Prejudice against color masks a fear of contamination and corruption by something unknown or unknowable, according to Batchelor. This prejudice continued into the early 20th century. Frank Parsons claimed in 1912 that "Many Latin races, still somewhat primitive in taste, need [red] to meet their temperaments," while J.C.F. Grumbine, a color psychologist in 1921, stressed that "The primary colors of red, yellow, and blue appealed to the elemental and simple minds of the savage."

This belief was often supported by pseudoscientific claims that "savage" people needed stronger stimulation because they had duller senses, which was also used to justify slavery.

African patterned clothing fabrics displayed one after another

As a result, "good taste" became linked to "quiet colors," or neutrals, while too much saturation was seen as a return to "savagery." Color preferences became a tool to label a person as "uncivilized" or inferior.


Collective chromophobia of Western societies

David Batchelor, an art theorist, has argued that color has been subjected to systematic marginalization, revulsion, degradation, and belittlement in the West, resulting in a collective fear of color known as chromophobia. Historically, in the Western mindset, being colorful meant being a 'savage,' thus the fear of color was born.

White woman with black hair looking to side with fear

The cultural preference for neutral colors is not a neutral choice after all, but rather reflects deeper historical and cultural biases, tightly linked to discrimination.

Generally, we accept bright colors in moderation, but too much can be overwhelming or tacky. For example, a bright pink tie with a gray suit is fashionable, but a bright pink suit with a gray tie is seen as eccentric. This desire for control over color is a part of chromophobia, which not only seeks to eliminate color but also to dominate its power. We follow rules for using color, such as limiting its quantity or avoiding certain symbolic associations, such as painting a dining room blue, which is thought to suppress appetite.


Why should we start incorporating more COLOR into our wardrobes?

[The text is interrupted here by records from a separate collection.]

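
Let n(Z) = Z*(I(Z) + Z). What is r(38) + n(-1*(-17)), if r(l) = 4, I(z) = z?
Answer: 582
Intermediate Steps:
n(Z) = 2*Z**2 (n(Z) = Z*(Z + Z) = Z*(2*Z) = 2*Z**2)
r(38) + n(-1*(-17)) = 4 + 2*(-1*(-17))**2 = 4 + 2*17**2 = 4 + 2*289 = 4 + 578 = 582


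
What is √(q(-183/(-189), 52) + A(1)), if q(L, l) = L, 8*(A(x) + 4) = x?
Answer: I*√20510/84 ≈ 1.7049*I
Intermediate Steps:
A(x) = -4 + x/8
√(q(-183/(-189), 52) + A(1)) = √(-183/(-189) + (-4 + (⅛)*1)) = √(-183*(-1/189) + (-4 + ⅛)) = √(61/63 - 31/8) = √(-1465/504) = I*√20510/84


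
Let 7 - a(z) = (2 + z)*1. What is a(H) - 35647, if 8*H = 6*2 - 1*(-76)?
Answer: -35653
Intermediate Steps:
H = 11 (H = (6*2 - 1*(-76))/8 = (12 + 76)/8 = (1/8)*88 = 11)
a(z) = 5 - z (a(z) = 7 - (2 + z) = 7 + (-2 - z) = 5 - z)
a(H) - 35647 = (5 - 1*11) - 35647 = (5 - 11) - 35647 = -6 - 35647 = -35653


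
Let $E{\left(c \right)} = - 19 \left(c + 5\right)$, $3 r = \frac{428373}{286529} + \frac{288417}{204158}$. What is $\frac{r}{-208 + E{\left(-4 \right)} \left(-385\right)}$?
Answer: $\frac{56698536509}{415739512145274} \approx 0.00013638$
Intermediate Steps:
$r = \frac{56698536509}{58497187582}$ ($r = \frac{\frac{428373}{286529} + \frac{288417}{204158}}{3} = \frac{1}{3} \cdot \frac{170095609527}{58497187582} = \frac{56698536509}{58497187582} \approx 0.96925$)
$E{\left(c \right)} = -95 - 19 c$ ($E{\left(c \right)} = - 19 \left(5 + c\right) = -95 - 19 c$)
$\frac{r}{-208 + E{\left(-4 \right)} \left(-385\right)} = \frac{56698536509}{58497187582 \left(-208 + \left(-95 - -76\right) \left(-385\right)\right)} = \frac{56698536509}{58497187582 \left(-208 + \left(-95 + 76\right) \left(-385\right)\right)} = \frac{56698536509}{58497187582 \left(-208 - -7315\right)} = \frac{56698536509}{58497187582 \left(-208 + 7315\right)} = \frac{56698536509}{58497187582 \cdot 7107} = \frac{56698536509}{58497187582} \cdot \frac{1}{7107} = \frac{56698536509}{415739512145274}$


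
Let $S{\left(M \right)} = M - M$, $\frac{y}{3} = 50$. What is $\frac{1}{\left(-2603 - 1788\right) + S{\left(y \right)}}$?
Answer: $- \frac{1}{4391} \approx -0.00022774$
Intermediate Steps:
$y = 150$ ($y = 3 \cdot 50 = 150$)
$S{\left(M \right)} = 0$
$\frac{1}{\left(-2603 - 1788\right) + S{\left(y \right)}} = \frac{1}{\left(-2603 - 1788\right) + 0} = \frac{1}{-4391 + 0} = \frac{1}{-4391} = - \frac{1}{4391}$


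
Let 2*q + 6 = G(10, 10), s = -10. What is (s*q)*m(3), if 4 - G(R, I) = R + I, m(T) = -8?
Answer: -880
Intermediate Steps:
G(R, I) = 4 - I - R (G(R, I) = 4 - (R + I) = 4 - (I + R) = 4 + (-I - R) = 4 - I - R)
q = -11 (q = -3 + (4 - 1*10 - 1*10)/2 = -3 + (4 - 10 - 10)/2 = -3 + (1/2)*(-16) = -3 - 8 = -11)
(s*q)*m(3) = -10*(-11)*(-8) = 110*(-8) = -880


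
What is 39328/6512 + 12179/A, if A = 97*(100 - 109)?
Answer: -2811019/355311 ≈ -7.9114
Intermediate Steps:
A = -873 (A = 97*(-9) = -873)
39328/6512 + 12179/A = 39328/6512 + 12179/(-873) = 39328*(1/6512) + 12179*(-1/873) = 2458/407 - 12179/873 = -2811019/355311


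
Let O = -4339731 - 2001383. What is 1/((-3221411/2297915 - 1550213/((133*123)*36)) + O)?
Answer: -193328184780/1225916839020753157 ≈ -1.5770e-7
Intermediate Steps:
O = -6341114
1/((-3221411/2297915 - 1550213/((133*123)*36)) + O) = 1/((-3221411/2297915 - 1550213/((133*123)*36)) - 6341114) = 1/((-3221411*1/2297915 - 1550213/(16359*36)) - 6341114) = 1/((-3221411/2297915 - 1550213/588924) - 6341114) = 1/((-3221411/2297915 - 1550213*1/588924) - 6341114) = 1/((-3221411/2297915 - 221459/84132) - 6341114) = 1/(-779917708237/193328184780 - 6341114) = 1/(-1225916839020753157/193328184780) = -193328184780/1225916839020753157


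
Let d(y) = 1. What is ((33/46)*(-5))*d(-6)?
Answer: -165/46 ≈ -3.5870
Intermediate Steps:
((33/46)*(-5))*d(-6) = ((33/46)*(-5))*1 = -165/46*1 = -165/46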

Saying that "choosing only neutrals might be dangerous" is obviously an overstatement. There is nothing dangerous about neutral colors, in fact, neutral colors are as beautiful as any.

But there is danger in discriminating against other colors, especially bright colors. Studies show that young children are naturally drawn to bright, bold colors, but that this preference is suppressed as they grow older and are socialized into Western cultural norms.

Many non-Western cultures have a rich tradition of using color in their art, fashion, and daily lives, and these colors are often associated with joy, celebration, and spirituality. However, Western societies have historically dismissed these traditions as primitive or uncivilized, and have attempted to impose their own aesthetic values on these cultures.

By understanding the historical and cultural roots of chromophobia, we can begin to challenge these biases, fall in love with the diversity of color in all its forms, and ultimately work towards reducing societal division.

Colorful slothing in wardrobe


What now?

Thanks for reading! I hope you enjoyed and feel as positively shocked as I felt when I first found out about the history behind "neutral" color bias in the West. I’ll leave you with these open-ended ideas and questions.

You can #LiberateColors by taking a step back and looking at colors with fresh eyes. Be honest! First with yourself. Are bright colors really so ugly and unacceptable to wear? Or are you completely under the influence of hard-wired cultural biases? Do you want to be? What would you wear, if colors meant sophistication and celebration in your mindset?